1) How do individual physicians contribute to health care disparities? Thinking about an area of health care of particular interest to you, what research do you think could be done to either understand the effect of individual physicians on health disparities, or to decrease this effect?
I think the evidence is clear that individual physicians do contribute to health disparities, although acceptance of this evidence may be difficult in the general care provider population. Individual physicians are susceptible, just like all humans, to implicit bias. Several studies have examined the impact of this on health outcomes, including receipt of opioid medications, transplant offers, receipt of guideline-recommended therapy for chest pain etc. There is some evidence that decision support tools can be of benefit for decreasing disparities, for instance in VTE prophylaxis. Other areas in which there are disparities that could benefit from decision support are recommended screenings such as colon cancer where there are documented disparities. However, there are aspects of the patient-provider experience the decision supports cannot touch, and other solutions may be necessary. Attempting to achieve language concordance when possible will likely benefit patients with LEP. Additional training may assist communication disparities by racial/ethnic disparities, but I doubt this will be sufficient alone.
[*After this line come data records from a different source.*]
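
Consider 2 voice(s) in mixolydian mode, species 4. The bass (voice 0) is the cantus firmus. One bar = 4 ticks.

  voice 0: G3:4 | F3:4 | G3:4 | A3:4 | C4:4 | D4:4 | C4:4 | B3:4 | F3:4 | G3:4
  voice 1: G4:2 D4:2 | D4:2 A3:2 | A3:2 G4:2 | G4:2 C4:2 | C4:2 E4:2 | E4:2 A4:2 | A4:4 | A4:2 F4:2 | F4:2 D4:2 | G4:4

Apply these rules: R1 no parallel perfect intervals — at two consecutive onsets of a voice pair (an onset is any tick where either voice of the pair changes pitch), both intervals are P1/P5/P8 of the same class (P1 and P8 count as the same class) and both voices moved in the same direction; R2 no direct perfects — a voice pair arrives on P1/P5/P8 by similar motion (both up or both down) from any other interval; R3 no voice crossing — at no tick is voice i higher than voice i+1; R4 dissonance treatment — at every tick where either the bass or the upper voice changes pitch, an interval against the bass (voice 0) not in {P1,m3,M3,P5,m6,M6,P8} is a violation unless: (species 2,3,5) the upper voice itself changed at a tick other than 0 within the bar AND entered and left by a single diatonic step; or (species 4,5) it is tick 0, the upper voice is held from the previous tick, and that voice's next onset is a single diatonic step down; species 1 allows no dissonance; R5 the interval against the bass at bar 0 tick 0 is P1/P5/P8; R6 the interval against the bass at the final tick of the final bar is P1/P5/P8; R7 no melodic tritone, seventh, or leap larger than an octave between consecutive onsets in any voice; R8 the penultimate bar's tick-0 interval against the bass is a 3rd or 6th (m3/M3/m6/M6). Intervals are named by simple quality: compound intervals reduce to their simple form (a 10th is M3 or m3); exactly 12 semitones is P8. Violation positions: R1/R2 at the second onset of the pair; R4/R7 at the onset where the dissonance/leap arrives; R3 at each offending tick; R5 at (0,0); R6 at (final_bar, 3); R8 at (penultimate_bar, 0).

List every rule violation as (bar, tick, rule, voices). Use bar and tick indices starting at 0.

(2, 0, R4, (0, 1))
(2, 2, R7, (1,))
(3, 0, R4, (0, 1))
(5, 0, R4, (0, 1))
(7, 0, R4, (0, 1))
(7, 2, R4, (0, 1))
(8, 0, R7, (0,))
(8, 0, R8, (0, 1))
(9, 0, R2, (0, 1))

bar 0: v0=G3 v1=G4 downbeat P8
bar 1: v0=F3 v1=D4 downbeat M6
bar 2: v0=G3 v1=A3 downbeat M2
bar 3: v0=A3 v1=G4 downbeat m7
bar 4: v0=C4 v1=C4 downbeat P1
bar 5: v0=D4 v1=E4 downbeat M2
bar 6: v0=C4 v1=A4 downbeat M6
bar 7: v0=B3 v1=A4 downbeat m7
bar 8: v0=F3 v1=F4 downbeat P8
bar 9: v0=G3 v1=G4 downbeat P8
  -> R4 @ bar 2 tick 0 v(0, 1): G3/A3 M2 untreated
  -> R7 @ bar 2 tick 2 v(1,): A3->G4 leap 10st
  -> R4 @ bar 3 tick 0 v(0, 1): A3/G4 m7 untreated
  -> R4 @ bar 5 tick 0 v(0, 1): D4/E4 M2 untreated
  -> R4 @ bar 7 tick 0 v(0, 1): B3/A4 m7 untreated
  -> R4 @ bar 7 tick 2 v(0, 1): B3/F4 TT untreated
  -> R7 @ bar 8 tick 0 v(0,): B3->F3 leap 6st
  -> R8 @ bar 8 tick 0 v(0, 1): penult P8 not 3rd/6th
  -> R2 @ bar 9 tick 0 v(0, 1): F3/D4 M6 -> G3/G4 P8 similar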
2) Structural issues within health care delivery are implicated in health care disparities. Please brainstorm 4 structural issues that might contribute to these disparities. Which of these are relevant to your particular area of research, and how?
Multiple structural issues impact care delivery, including transportation, scheduling, insurance availability, and lack of monetary resources. Transportation is a significant barrier for patients accessing PrEP. Pharmacy assistance is usually available in centralized places such as San Francisco General, but transportation access to ZSFG is poor. Many of my patients work downtown and are busy and making their way to ZSFG is challenging. Insurance availability is a huge issue with PrEP: Gilead's assistance program may soon stop (which requires significant navigation support for most patients to access) and uninsured, health SF, and some patients with private insurance (including Kaiser) have difficulty accessing PrEP. Scheduling is affected by LEP and barriers to obtaining appointments. Many of my patients, who tend to be young, of racial/ethnic minorities, and often with distrust of medical system find calling and waiting on hold for an appointment intimidating and challenging. Many of my patients participate in the gig economy and may have to work suddenly, which interferes with the scheduled appointment model. Finally, monetary resources affect the ability to prioritize PrEP, particularly if there are co-pays, which may be more acute for patients deciding to take a preventative medication as compared to chronic diseases.